Use a vertical format to add or subtract. $$\left(8 y^{2}+2\right)+\left(5-3 y^{2}\right)$$

Short answer

The result is \(5 y^{2} + 7\).

Step-by-step solution

Identify Like Terms

Like terms are those which have exactly the same variable raised to the same exponent. Here, \(8 y^{2}\) and \(-3 y^{2}\) are like terms, and \(2\) and \(5\) are like terms because they are constant terms without any variables.

Add/Subtract Like Terms

Add the coefficients of the like terms (treat subtraction as addition of a negative). So, for \(8 y^{2}\) and \(-3 y^{2}\), the resultant is \(5 y^{2}\). Similarly, for the terms \(2\) and \(5\), the resultant is \(7\). Remember, the variable part remains the same.

Combine the Results

Append both results from step 2 together to form the final result. Here, the result of summing the \(y^{2}\) terms comes first (by convention, higher power terms come before lower power terms), followed by the result of summing the constant terms.

Key concepts

Like Terms

Understanding 'like terms' is essential when working with polynomials. Like terms are components of an expression that have the exact same variables raised to the same power. For example, in the given exercise, 8y^2 and -3y^2 are like terms because they both contain the variable y squared. Similarly, constants without variables, such as 2 and 5, are also considered like terms. Recognizing like terms allows us to simplify expressions by combining them accurately, which is a foundational skill in algebra.

Additionally, it's worth noting that like terms are not restricted to simple variables and can include more complex expressions involving products or quotients, as long as the variable portion is identical. For instance, 2xy^3 and -7xy^3 are like terms, while 2xy^3 and 2xy^2 are not, because the exponents on y differ.

Combining Like Terms

Once like terms have been identified, the next step is to combine them through addition or subtraction. This process is known as combining like terms. To do this, we keep the variable part the same and only add or subtract the coefficients.
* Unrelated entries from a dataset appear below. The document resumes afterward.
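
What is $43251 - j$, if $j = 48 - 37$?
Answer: $43240$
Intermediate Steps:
$j = 11$ ($j = 48 - 37 = 11$)
$43251 - j = 43251 - 11 = 43240$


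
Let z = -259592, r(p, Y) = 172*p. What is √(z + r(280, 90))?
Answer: 2*I*√52858 ≈ 459.82*I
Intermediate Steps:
√(z + r(280, 90)) = √(-259592 + 172*280) = √(-259592 + 48160) = √(-211432) = 2*I*√52858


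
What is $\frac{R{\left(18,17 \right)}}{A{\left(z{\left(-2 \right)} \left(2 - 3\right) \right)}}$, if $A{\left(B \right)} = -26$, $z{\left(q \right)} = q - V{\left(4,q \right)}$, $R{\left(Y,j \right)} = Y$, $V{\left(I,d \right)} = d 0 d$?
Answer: $- \frac{9}{13} \approx -0.69231$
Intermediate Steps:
$V{\left(I,d \right)} = 0$ ($V{\left(I,d \right)} = 0 d = 0$)
$z{\left(q \right)} = q$ ($z{\left(q \right)} = q - 0 = q + 0 = q$)
$\frac{R{\left(18,17 \right)}}{A{\left(z{\left(-2 \right)} \left(2 - 3\right) \right)}} = \frac{18}{-26} = 18 \left(- \frac{1}{26}\right) = - \frac{9}{13}$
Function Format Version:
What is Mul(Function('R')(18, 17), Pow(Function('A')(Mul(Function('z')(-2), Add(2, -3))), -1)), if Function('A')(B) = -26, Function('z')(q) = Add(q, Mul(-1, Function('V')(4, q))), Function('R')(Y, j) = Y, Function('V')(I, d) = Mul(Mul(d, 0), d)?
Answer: Rational(-9, 13) ≈ -0.69231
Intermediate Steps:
Function('V')(I, d) = 0 (Function('V')(I, d) = Mul(0, d) = 0)
Function('z')(q) = q (Function('z')(q) = Add(q, Mul(-1, 0)) = Add(q, 0) = q)
Mul(Function('R')(18, 17), Pow(Function('A')(Mul(Function('z')(-2), Add(2, -3))), -1)) = Mul(18, Pow(-26, -1)) = Mul(18, Rational(-1, 26)) = Rational(-9, 13)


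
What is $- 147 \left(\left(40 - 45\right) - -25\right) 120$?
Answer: $-352800$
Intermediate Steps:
$- 147 \left(\left(40 - 45\right) - -25\right) 120 = - 147 \left(\left(40 - 45\right) + 25\right) 120 = - 147 \left(-5 + 25\right) 120 = \left(-147\right) 20 \cdot 120 = \left(-2940\right) 120 = -352800$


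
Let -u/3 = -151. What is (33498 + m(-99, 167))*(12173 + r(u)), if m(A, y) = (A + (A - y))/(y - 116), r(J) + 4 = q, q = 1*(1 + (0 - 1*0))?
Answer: 20786761610/51 ≈ 4.0758e+8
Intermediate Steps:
u = 453 (u = -3*(-151) = 453)
q = 1 (q = 1*(1 + (0 + 0)) = 1*(1 + 0) = 1*1 = 1)
r(J) = -3 (r(J) = -4 + 1 = -3)
m(A, y) = (-y + 2*A)/(-116 + y)
(33498 + m(-99, 167))*(12173 + r(u)) = (33498 + (-1*167 + 2*(-99))/(-116 + 167))*(12173 - 3) = (33498 + (-167 - 198)/51)*12170 = (33498 + (1/51)*(-365))*12170 = (33498 - 365/51)*12170 = (1708033/51)*12170 = 20786761610/51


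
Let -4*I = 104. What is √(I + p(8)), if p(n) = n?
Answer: 3*I*√2 ≈ 4.2426*I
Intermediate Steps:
I = -26 (I = -¼*104 = -26)
√(I + p(8)) = √(-26 + 8) = √(-18) = 3*I*√2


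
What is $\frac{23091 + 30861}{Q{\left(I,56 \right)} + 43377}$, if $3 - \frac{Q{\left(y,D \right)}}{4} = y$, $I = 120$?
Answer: $\frac{17984}{14303} \approx 1.2574$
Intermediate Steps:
$Q{\left(y,D \right)} = 12 - 4 y$
$\frac{23091 + 30861}{Q{\left(I,56 \right)} + 43377} = \frac{23091 + 30861}{\left(12 - 480\right) + 43377} = \frac{53952}{\left(12 - 480\right) + 43377} = \frac{53952}{-468 + 43377} = \frac{53952}{42909} = 53952 \cdot \frac{1}{42909} = \frac{17984}{14303}$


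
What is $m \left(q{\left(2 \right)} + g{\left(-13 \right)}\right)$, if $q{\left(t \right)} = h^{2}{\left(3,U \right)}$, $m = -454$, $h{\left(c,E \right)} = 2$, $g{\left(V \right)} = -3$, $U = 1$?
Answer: $-454$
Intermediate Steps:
$q{\left(t \right)} = 4$ ($q{\left(t \right)} = 2^{2} = 4$)
$m \left(q{\left(2 \right)} + g{\left(-13 \right)}\right) = - 454 \left(4 - 3\right) = \left(-454\right) 1 = -454$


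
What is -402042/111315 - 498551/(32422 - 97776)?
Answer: 237570339/59145370 ≈ 4.0167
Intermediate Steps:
-402042/111315 - 498551/(32422 - 97776) = -402042*1/111315 - 498551/(-65354) = -134014/37105 - 498551*(-1/65354) = -134014/37105 + 498551/65354 = 237570339/59145370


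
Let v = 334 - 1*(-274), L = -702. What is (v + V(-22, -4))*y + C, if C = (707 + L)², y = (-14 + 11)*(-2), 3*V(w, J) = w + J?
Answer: 3621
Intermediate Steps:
V(w, J) = J/3 + w/3 (V(w, J) = (w + J)/3 = (J + w)/3 = J/3 + w/3)
y = 6 (y = -3*(-2) = 6)
v = 608 (v = 334 + 274 = 608)
C = 25 (C = (707 - 702)² = 5² = 25)
(v + V(-22, -4))*y + C = (608 + ((⅓)*(-4) + (⅓)*(-22)))*6 + 25 = (608 + (-4/3 - 22/3))*6 + 25 = (608 - 26/3)*6 + 25 = (1798/3)*6 + 25 = 3596 + 25 = 3621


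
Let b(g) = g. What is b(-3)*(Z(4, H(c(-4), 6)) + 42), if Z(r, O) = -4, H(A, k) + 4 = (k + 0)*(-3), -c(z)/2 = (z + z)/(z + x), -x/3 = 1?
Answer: -114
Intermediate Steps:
x = -3 (x = -3*1 = -3)
c(z) = -4*z/(-3 + z) (c(z) = -2*(z + z)/(z - 3) = -2*2*z/(-3 + z) = -4*z/(-3 + z))
H(A, k) = -4 - 3*k (H(A, k) = -4 + (k + 0)*(-3) = -4 + k*(-3) = -4 - 3*k)
b(-3)*(Z(4, H(c(-4), 6)) + 42) = -3*(-4 + 42) = -3*38 = -114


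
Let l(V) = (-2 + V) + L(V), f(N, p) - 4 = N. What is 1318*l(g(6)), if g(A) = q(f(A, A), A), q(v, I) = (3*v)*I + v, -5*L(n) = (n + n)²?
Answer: -37816056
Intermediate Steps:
f(N, p) = 4 + N
L(n) = -4*n²/5 (L(n) = -(n + n)²/5 = -4*n²/5)
q(v, I) = v + 3*I*v (q(v, I) = 3*I*v + v = v + 3*I*v)
g(A) = (1 + 3*A)*(4 + A) (g(A) = (4 + A)*(1 + 3*A) = (1 + 3*A)*(4 + A))
l(V) = -2 + V - 4*V²/5 (l(V) = (-2 + V) - 4*V²/5 = -2 + V - 4*V²/5)
1318*l(g(6)) = 1318*(-2 + (1 + 3*6)*(4 + 6) - 4*(1 + 3*6)²*(4 + 6)²/5) = 1318*(-2 + (1 + 18)*10 - 4*100*(1 + 18)²/5) = 1318*(-2 + 19*10 - 4*(19*10)²/5) = 1318*(-2 + 190 - ⅘*190²) = 1318*(-2 + 190 - ⅘*36100) = 1318*(-2 + 190 - 28880) = 1318*(-28692) = -37816056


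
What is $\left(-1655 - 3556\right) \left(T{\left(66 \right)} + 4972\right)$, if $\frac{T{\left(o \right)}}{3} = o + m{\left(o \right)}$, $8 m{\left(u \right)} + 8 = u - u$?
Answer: $-26925237$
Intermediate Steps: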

For instance, in our exercise, we combine 8y^2 and -3y^2 by adding their coefficients (8 and -3) to get 5y^2. Similarly, we combine the constants 2 and 5 to get 7.

It's important to note that only the numerical coefficients change when combining like terms; the variables and their exponents remain unchanged. Also, subtraction can be viewed as adding a negative, which can sometimes simplify the process. Combining like terms effectively simplifies expressions and makes further algebraic operations more manageable.

Polynomial Operations

Polynomial operations include addition, subtraction, multiplication, and division of polynomial expressions. When adding or subtracting polynomials, we focus on combining like terms, as demonstrated in the exercise. It's essential to align each term properly according to its degree and only perform operations with like terms.

For multiplication, we use the distributive property, often referred to as the FOIL method when dealing with binomials. Division of polynomials can be more complex, sometimes requiring long division or synthetic division methods. Understanding the behavior and structure of polynomials is key to mastering these operations, which are commonly applied in various areas of mathematics, including calculus and algebraic geometry.

Vertical Format Addition

Vertical format addition is a helpful method for adding polynomials. It involves writing each polynomial one underneath the other, aligning the like terms vertically. This visual arrangement makes it convenient to identify and combine like terms. In our exercise, we would write 8y^2 + 2 above -3y^2 + 5, with each corresponding term positioned directly above or below its counterpart.

After aligning the like terms, proceed to add the coefficients vertically. This method not only helps in organizing your work and avoiding mistakes but also prepares you for more advanced operations involving polynomials, such as polynomial long division. Beginners find vertical addition particularly useful because it clearly demonstrates the process of combining like terms and simplifying expressions step by step.